Gedanken zum Monatsspruch Dezember 2025 – Von Christoph „Chrifi“ Fischle
Gott spricht: „Euch aber, die ihr meinen Namen fürchtet, soll aufgehen die Sonne der Gerechtigkeit und Heil unter ihren Flügeln.“ (Mal.3,20)
Stammtisch, Studio, Stadion. Da pulsiert das Leben. Wo sonst im Leben hat man denn sonst noch Zeit für sich – geschweige denn Platz für Gott?
Obiger Bibelvers sieht das anders. Da bekommt Gott doch alles mit. Und es lässt ihn nicht kalt.
Und wieder ist Weihnachtszeit. Das Fest des Friedens und der Freude, der Eintracht und der Geselligkeit. Lichter erhellen die Nacht, und Schnee rieselt sacht.
Gerade jetzt blüht sie auf, die Sehnsucht nach Miteinander, nach Verständnis und Respekt. Dieser unstillbare Wunsch nach Anerkennung und – (ja, es ist Weihnachten!) Liebe. Diese Sehnsucht macht sich nicht fest an Aufmerksamkeit und erbrachter Leistung. Sie wächst sogar, wenn das Gegenteil unsere Wirklichkeit bestimmt: zerbrochene Beziehungen, verlorene Sicherheiten, kaputte Lebensbezüge und, und, und.

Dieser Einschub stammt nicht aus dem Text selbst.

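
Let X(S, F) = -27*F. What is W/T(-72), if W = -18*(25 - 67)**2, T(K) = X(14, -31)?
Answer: -1176/31 ≈ -37.935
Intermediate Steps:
T(K) = 837 (T(K) = -27*(-31) = 837)
W = -31752 (W = -18*(-42)**2 = -18*1764 = -31752)
W/T(-72) = -31752/837 = -31752*1/837 = -1176/31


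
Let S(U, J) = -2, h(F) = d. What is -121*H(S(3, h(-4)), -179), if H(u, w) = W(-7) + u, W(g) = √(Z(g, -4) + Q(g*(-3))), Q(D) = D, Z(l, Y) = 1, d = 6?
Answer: 242 - 121*√22 ≈ -325.54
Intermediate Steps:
h(F) = 6
W(g) = √(1 - 3*g) (W(g) = √(1 + g*(-3)) = √(1 - 3*g))
H(u, w) = u + √22 (H(u, w) = √(1 - 3*(-7)) + u = √(1 + 21) + u = √22 + u = u + √22)
-121*H(S(3, h(-4)), -179) = -121*(-2 + √22) = 242 - 121*√22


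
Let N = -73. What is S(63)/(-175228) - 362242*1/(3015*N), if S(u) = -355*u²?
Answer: 5261798531/543194460 ≈ 9.6868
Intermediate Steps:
S(63)/(-175228) - 362242*1/(3015*N) = -355*63²/(-175228) - 362242/((67*45)*(-73)) = -355*3969*(-1/175228) - 362242/(3015*(-73)) = -1408995*(-1/175228) - 362242/(-220095) = 19845/2468 - 362242*(-1/220095) = 19845/2468 + 362242/220095 = 5261798531/543194460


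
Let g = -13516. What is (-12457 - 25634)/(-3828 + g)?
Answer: 38091/17344 ≈ 2.1962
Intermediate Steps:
(-12457 - 25634)/(-3828 + g) = (-12457 - 25634)/(-3828 - 13516) = -38091/(-17344) = -38091*(-1/17344) = 38091/17344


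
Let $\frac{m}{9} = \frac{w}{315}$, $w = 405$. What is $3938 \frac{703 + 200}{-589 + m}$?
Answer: $- \frac{289443}{47} \approx -6158.4$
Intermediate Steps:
$m = \frac{81}{7}$ ($m = 9 \cdot \frac{405}{315} = 9 \cdot 405 \cdot \frac{1}{315} = 9 \cdot \frac{9}{7} = \frac{81}{7} \approx 11.571$)
$3938 \frac{703 + 200}{-589 + m} = 3938 \frac{703 + 200}{-589 + \frac{81}{7}} = 3938 \frac{903}{- \frac{4042}{7}} = 3938 \cdot 903 \left(- \frac{7}{4042}\right) = 3938 \left(- \frac{147}{94}\right) = - \frac{289443}{47}$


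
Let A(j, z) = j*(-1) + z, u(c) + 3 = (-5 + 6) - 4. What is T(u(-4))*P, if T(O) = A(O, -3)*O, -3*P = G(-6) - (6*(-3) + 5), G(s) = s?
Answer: 42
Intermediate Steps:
u(c) = -6 (u(c) = -3 + ((-5 + 6) - 4) = -3 + (1 - 4) = -3 - 3 = -6)
A(j, z) = z - j (A(j, z) = -j + z = z - j)
P = -7/3 (P = -(-6 - (6*(-3) + 5))/3 = -(-6 - (-18 + 5))/3 = -(-6 - 1*(-13))/3 = -(-6 + 13)/3 = -1/3*7 = -7/3 ≈ -2.3333)
T(O) = O*(-3 - O) (T(O) = (-3 - O)*O = O*(-3 - O))
T(u(-4))*P = -1*(-6)*(3 - 6)*(-7/3) = -1*(-6)*(-3)*(-7/3) = -18*(-7/3) = 42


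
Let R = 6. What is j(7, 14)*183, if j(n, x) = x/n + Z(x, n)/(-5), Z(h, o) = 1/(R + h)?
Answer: 36417/100 ≈ 364.17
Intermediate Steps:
Z(h, o) = 1/(6 + h)
j(n, x) = -1/(5*(6 + x)) + x/n (j(n, x) = x/n + 1/((6 + x)*(-5)) = x/n - 1/5/(6 + x) = x/n - 1/(5*(6 + x)) = -1/(5*(6 + x)) + x/n)
j(7, 14)*183 = ((-1/5*7 + 14*(6 + 14))/(7*(6 + 14)))*183 = ((1/7)*(-7/5 + 14*20)/20)*183 = ((1/7)*(1/20)*(-7/5 + 280))*183 = ((1/7)*(1/20)*(1393/5))*183 = (199/100)*183 = 36417/100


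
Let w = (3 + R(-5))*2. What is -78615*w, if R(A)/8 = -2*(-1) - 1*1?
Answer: -1729530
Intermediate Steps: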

Weihnachten ist nötiger als je zuvor. Nicht nur ein paar Feiertage mit Freizeit und Geschenken. Nicht nur eine nette Drehbuch-Zeit, durchgestylt und perfekt arrangiert. Sondern das Weihnachten, das wirklich rettet. Ein Fest wie die Sonne, mit gleißend hellem Licht und voller Wärme.
Spätestens hier beiße ich mich fest. Auf wen wartet dieses echte Weihnachten? Der erste Halbsatz flammt auf wie ein Leuchtfeuer: „Euch aber, die ihr meinen Namen fürchtet.“ Und während ich die Werbe-Blättchen in der Beilage einer kostenlosen Wochenzeitung durchblättere, denke ich: Vielleicht ist es genau das. Wie diese Sonderangebote. Ein Prospekt bringt sie mir bis in den Briefkasten. Dennoch: Aktiv werden muss ich. Geldbörse schnappen und losziehen. Wie sonst soll ich in den echten Genuss dieser Angebote kommen?
„Euch aber, die ihr meinen Namen fürchtet.“ Ja, jetzt kann ich damit etwas anfangen. Wenn ich mich aktiv auf Gottes Angebot einlasse, dann kann Weihnachten werden. Jesus kommt mir weit entgegen. Den Rest der Strecke, das schaffe ich schon. Wäre doch gelacht! Kommen Sie mit?
Ihnen allen ein gesegnetes und „sonniges“ Weihnachtsfest!